Inne możliwe lokalizacje to Nowy Jork, Genewa, Wiedeń, lub Nairobi, podała w środę Associated Press. We wszystkich tych miastach ONZ ma niezbędną infrastrukturę do organizacji dużych wydarzeń.
UNFCCC, Chile i dobiegająca końca polska prezydencja COP – poprzedni szczyt miał miejsce w Katowicach, kraj-organizator przewodzi następnie procesowi negocjacji klimatycznych do kolejnego COP – rozważają też przeniesienie szczytu do innego miasta i ewentualne przesunięcie otwarcia o kilka miesięcy. Mało kto jest bowiem w stanie zorganizować tak ogromne, również pod względami logistycznym i bezpieczeństwa, wydarzenie w zaledwie cztery tygodnie.
Obserwacje potwierdza Simon Evans, zazwyczaj dobrze poinformowany dziennikarz portalu Carbon Brief. „Najbardziej prawdopodobnym rezultatem jest opóźnienie COP25. Czas przed planowanym rozpoczęciem 2 grudnia jest po prostu zbyt krótki, aby zorganizować konferencję na taką skalę w innym miejscu.
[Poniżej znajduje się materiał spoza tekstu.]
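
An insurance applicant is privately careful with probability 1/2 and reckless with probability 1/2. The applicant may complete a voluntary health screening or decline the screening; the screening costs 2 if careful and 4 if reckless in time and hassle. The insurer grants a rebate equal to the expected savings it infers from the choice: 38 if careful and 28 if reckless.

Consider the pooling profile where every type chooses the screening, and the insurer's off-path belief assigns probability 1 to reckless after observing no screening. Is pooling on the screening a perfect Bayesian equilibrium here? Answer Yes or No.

On path, the insurer holds the prior and pays 1/2·38 + 1/2·28 = 33. Off path (no screening), believing reckless, it pays 28.
careful: the screening nets 33 − 2 = 31; no screening nets 28. careful stays.
reckless: the screening nets 33 − 4 = 29; no screening nets 28. reckless stays.
No type deviates, so pooling is sustained.

Yes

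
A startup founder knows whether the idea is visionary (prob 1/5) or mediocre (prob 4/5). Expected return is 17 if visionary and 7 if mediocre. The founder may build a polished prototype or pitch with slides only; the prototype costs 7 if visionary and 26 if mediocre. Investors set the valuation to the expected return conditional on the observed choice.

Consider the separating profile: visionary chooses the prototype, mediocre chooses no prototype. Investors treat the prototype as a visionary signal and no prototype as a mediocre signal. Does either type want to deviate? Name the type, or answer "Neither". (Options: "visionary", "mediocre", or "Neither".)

Neither

The prototype pays 17; no prototype pays 7.
visionary: assigned the prototype, nets 17 − 7 = 10; deviating to no prototype nets 7.
mediocre: assigned no prototype, nets 7; deviating to the prototype nets 17 − 26 = -9.
Both types strictly prefer their assigned action; no profitable deviation.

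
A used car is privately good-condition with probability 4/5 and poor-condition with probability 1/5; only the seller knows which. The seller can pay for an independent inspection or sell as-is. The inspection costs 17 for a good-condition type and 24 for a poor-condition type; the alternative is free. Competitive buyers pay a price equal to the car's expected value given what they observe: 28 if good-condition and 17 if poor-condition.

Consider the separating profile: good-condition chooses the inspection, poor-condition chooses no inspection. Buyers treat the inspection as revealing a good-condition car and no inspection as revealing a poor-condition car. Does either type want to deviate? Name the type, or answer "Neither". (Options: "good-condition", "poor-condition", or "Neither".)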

Jeśli chodzi o miejsce, Bonn jest domyślną opcją, jeśli nie można znaleźć innego gospodarza”.
Zostawiając na boku kwestie techniczne związane z organizacją przenosin szczytu, decyzja Chile to obraz niepewnych politycznie czasów, w których niepokoje takie, jak w Santiago łączą się ściśle z kryzysem klimatycznym.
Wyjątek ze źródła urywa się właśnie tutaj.